Movie Reviews

Movie Review: “Adrift” Will Leave You Awash In A Sea Of Emotion

[yasr_overall_rating]
 

Based on the true story of survival, a young couple’s chance encounter leads them first to love, and then on the adventure of a lifetime as they face one of the most catastrophic hurricanes in recorded history.

Based on a true story, a young couple sailing from Tahiti to San Diego gets caught in Hurricane Raymond and faces the worst tropical storm of the 1983 Pacific hurricane season. Tami (Shailene Woodley) is 24 years old and filled to the brim with fearlessness and wanderlust. Her childhood was haphazard at best, with a teen mother, a sporadic father, and raised by her grandparents. When she finally reached her high school graduation, she hit the road, traveling anywhere but home for the next 5 years.

Her wanderings eventually bring her to Tahiti where she finds a job at one of the marine docks and meets Richard (Sam Claflin), nearly 10 years older than her, but dashing and charming and every bit the sailor she dreams of becoming. The scenes move quickly, depicting the budding romance between these two carefree and happy vagabonds. Dinners on his boat that he built himself, a new dress for Tami, swimming in the ocean, sailing excursions together. Richard also knows a childhood of heartache and loss; they bond quickly through their love for sailing, but also their need for a place to call home in each other. He tells Tami he’s sailed half the world looking for her.

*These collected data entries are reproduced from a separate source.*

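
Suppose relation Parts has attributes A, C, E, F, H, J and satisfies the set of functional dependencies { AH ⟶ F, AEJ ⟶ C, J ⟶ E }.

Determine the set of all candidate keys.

{A, H, J}⁺: AH→F adds F; J→E adds E; AEJ→C adds C → {A, C, E, F, H, J}. Minimal: {H, J}⁺ = {E, H, J}; {A, J}⁺ = {A, C, E, J}; {A, H}⁺ = {A, F, H} — none reach the full schema.
No other minimal superkey exists.

{A, H, J}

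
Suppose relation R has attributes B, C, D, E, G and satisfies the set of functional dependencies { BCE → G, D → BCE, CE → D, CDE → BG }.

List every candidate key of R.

{D}⁺: D→BCE adds B, C, E; CDE→BG adds G → {B, C, D, E, G}.
{C, E}⁺: CE→D adds D; CDE→BG adds B, G → {B, C, D, E, G}. Minimal: {E}⁺ = {E}; {C}⁺ = {C} — none reach the full schema.
Any other superkey contains one of these as a subset, so there are no further candidate keys.

{D}; {C, E}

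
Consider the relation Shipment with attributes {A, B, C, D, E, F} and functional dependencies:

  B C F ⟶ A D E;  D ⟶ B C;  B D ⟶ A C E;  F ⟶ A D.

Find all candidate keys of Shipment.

(F)

Attribute F never appears on the right-hand side of any dependency, so F must belong to every candidate key.
{F}⁺ = {A, B, C, D, E, F}, which is all of the schema, so {F} is the only candidate key.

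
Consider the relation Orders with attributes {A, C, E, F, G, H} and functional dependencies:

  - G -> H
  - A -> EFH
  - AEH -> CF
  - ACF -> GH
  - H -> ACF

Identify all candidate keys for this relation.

{A}, {G}, {H}

{A}⁺: A→EFH adds E, F, H; AEH→CF adds C; ACF→GH adds G → {A, C, E, F, G, H}.
{G}⁺: G→H adds H; H→ACF adds A, C, F; A→EFH adds E → {A, C, E, F, G, H}.
{H}⁺: H→ACF adds A, C, F; A→EFH adds E; ACF→GH adds G → {A, C, E, F, G, H}.
Any other superkey contains one of these as a subset, so there are no further candidate keys.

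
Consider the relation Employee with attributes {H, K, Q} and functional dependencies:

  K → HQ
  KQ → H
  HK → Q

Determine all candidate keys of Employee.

Attribute K never appears on the right-hand side of any dependency, so K must belong to every candidate key.
{K}⁺ = {H, K, Q}, which is all of the schema, so {K} is the only candidate key.

K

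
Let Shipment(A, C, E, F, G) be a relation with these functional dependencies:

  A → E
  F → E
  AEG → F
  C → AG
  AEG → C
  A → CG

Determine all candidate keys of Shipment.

{A}⁺: A→E adds E; A→CG adds C, G; AEG→F adds F → {A, C, E, F, G}.
{C}⁺: C→AG adds A, G; A→E adds E; AEG→F adds F → {A, C, E, F, G}.

{A}, {C}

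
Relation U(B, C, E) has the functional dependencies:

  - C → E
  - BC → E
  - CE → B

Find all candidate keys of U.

{C}⁺: C→E adds E; CE→B adds B → {B, C, E}.

(C)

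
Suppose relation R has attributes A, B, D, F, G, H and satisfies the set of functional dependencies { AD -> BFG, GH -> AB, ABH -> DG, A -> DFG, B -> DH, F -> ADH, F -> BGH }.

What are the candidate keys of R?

{A}; {F}; {B, G}; {G, H}

{A}⁺: A→DFG adds D, F, G; F→ADH adds H; F→BGH adds B → {A, B, D, F, G, H}.
{F}⁺: F→ADH adds A, D, H; F→BGH adds B, G → {A, B, D, F, G, H}.
{B, G}⁺: B→DH adds D, H; GH→AB adds A; A→DFG adds F → {A, B, D, F, G, H}. Minimal: {G}⁺ = {G}; {B}⁺ = {B, D, H} — none reach the full schema.
{G, H}⁺: GH→AB adds A, B; ABH→DG adds D; A→DFG adds F → {A, B, D, F, G, H}. Minimal: {H}⁺ = {H}; {G}⁺ = {G} — none reach the full schema.
Any other superkey contains one of these as a subset, so there are no further candidate keys.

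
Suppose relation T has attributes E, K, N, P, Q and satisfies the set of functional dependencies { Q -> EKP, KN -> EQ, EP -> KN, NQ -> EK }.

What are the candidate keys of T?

{Q}, {E, P}, {K, N}

{Q}⁺: Q→EKP adds E, K, P; EP→KN adds N → {E, K, N, P, Q}.
{E, P}⁺: EP→KN adds K, N; KN→EQ adds Q → {E, K, N, P, Q}.
{K, N}⁺: KN→EQ adds E, Q; Q→EKP adds P → {E, K, N, P, Q}.
Any other superkey contains one of these as a subset, so there are no further candidate keys.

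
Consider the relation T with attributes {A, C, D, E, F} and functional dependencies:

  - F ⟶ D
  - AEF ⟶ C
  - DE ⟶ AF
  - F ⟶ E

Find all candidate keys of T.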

As the film tells it, Richard and Tami bump into an older couple at the market one day. They are friends of Richard’s and they want to hire him to sail their 44-ft yacht to San Diego for them. This is the trip that will take them into their greatest struggle and loss and fight of their very young lives as they encounter Hurricane Raymond.

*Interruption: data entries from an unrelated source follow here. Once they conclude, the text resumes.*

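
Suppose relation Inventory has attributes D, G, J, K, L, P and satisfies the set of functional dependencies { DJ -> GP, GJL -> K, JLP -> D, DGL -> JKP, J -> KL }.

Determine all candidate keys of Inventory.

{D, J}⁺: DJ→GP adds G, P; J→KL adds K, L → {D, G, J, K, L, P}.
{J, P}⁺: J→KL adds K, L; JLP→D adds D; DJ→GP adds G → {D, G, J, K, L, P}.
{D, G, L}⁺: DGL→JKP adds J, K, P → {D, G, J, K, L, P}.
Any other superkey contains one of these as a subset, so there are no further candidate keys.

(D, J); (J, P); (D, G, L)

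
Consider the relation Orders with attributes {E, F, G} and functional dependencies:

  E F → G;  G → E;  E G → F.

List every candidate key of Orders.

{G}⁺: G→E adds E; EG→F adds F → {E, F, G}.
{E, F}⁺: EF→G adds G → {E, F, G}. Minimal: {F}⁺ = {F}; {E}⁺ = {E} — none reach the full schema.

{G}; {E, F}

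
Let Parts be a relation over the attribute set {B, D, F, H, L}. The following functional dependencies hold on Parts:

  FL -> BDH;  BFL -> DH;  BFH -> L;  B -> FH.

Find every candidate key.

{B}⁺: B→FH adds F, H; BFH→L adds L; FL→BDH adds D → {B, D, F, H, L}.
{F, L}⁺: FL→BDH adds B, D, H → {B, D, F, H, L}. Minimal: {L}⁺ = {L}; {F}⁺ = {F} — none reach the full schema.

{B}, {F, L}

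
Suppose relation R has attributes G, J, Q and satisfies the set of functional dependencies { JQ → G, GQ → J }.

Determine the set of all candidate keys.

{G, Q}, {J, Q}

{G, Q}⁺: GQ→J adds J → {G, J, Q}. Minimal: {Q}⁺ = {Q}; {G}⁺ = {G} — none reach the full schema.
{J, Q}⁺: JQ→G adds G → {G, J, Q}. Minimal: {Q}⁺ = {Q}; {J}⁺ = {J} — none reach the full schema.
Any other superkey contains one of these as a subset, so there are no further candidate keys.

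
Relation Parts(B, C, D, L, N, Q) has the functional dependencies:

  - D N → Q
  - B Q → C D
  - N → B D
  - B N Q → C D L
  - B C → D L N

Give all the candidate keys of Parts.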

The beginning is a little overly sweet and sappy, but with only 120 minutes, the story needs you to fall in love with Tami and Richard as quickly and as deeply as they did with each other. In spite of some of the Hollywood silliness to the romance, Woodley and Claflin make a great combination, with quality acting and natural chemistry together.

The time sequence of the storytelling is by far the best decision for this film’s success, in my opinion. Going into the movie, you will already know that the story centers on a catastrophic event in nature. With this in mind, I appreciated that there was no big drama in building up to the actual event. Instead, the film literally opens into the aftermath of the nightmare, mixing the intrigue of what happened with the imperative of their greater dilemma: survival. In this way, the hurricane functions more as a catalyst and less as a climax of the story. Overall, this is a fantastic movie, not because of its cinematic brilliance, but because of its normalcy and how easily you will be sucked into the humanity of shock and fear and grief…and the will to live.

As with many movies based on a true story, there is a book that came first. Books by nature are usually better at capturing more dialogue and emotional detail than a movie can reliably recreate. However, this may be one film where I would make a strong case that the movie is quite possibly better than the book, mostly because of the storytelling strategy that allowed the director to create the illusion of a plot twist. If you’ve read the book or you googled ahead of time about the veracity of the film, you’ll already know. But I feel certain that if you will allow yourself to first experience this story through the creativity of director Baltasar Kormákur, you will be wowed and devastated all at once. Then, after the film, read the book or google about Hurricane Raymond and the story of this brave beautiful couple. This is not your typical summer film of love basking in mango kisses and hair tussled with salty sea spray. There is that, but only as a bittersweet memory in a phenomenal story of 41 days adrift in an ocean of aloneness. “Adrift” is not an action adventure meant to keep you riveted in suspense. It’s the slow agony of a stretched out grief, the wandering of a soul cut to the core with the dead weight of love and loss.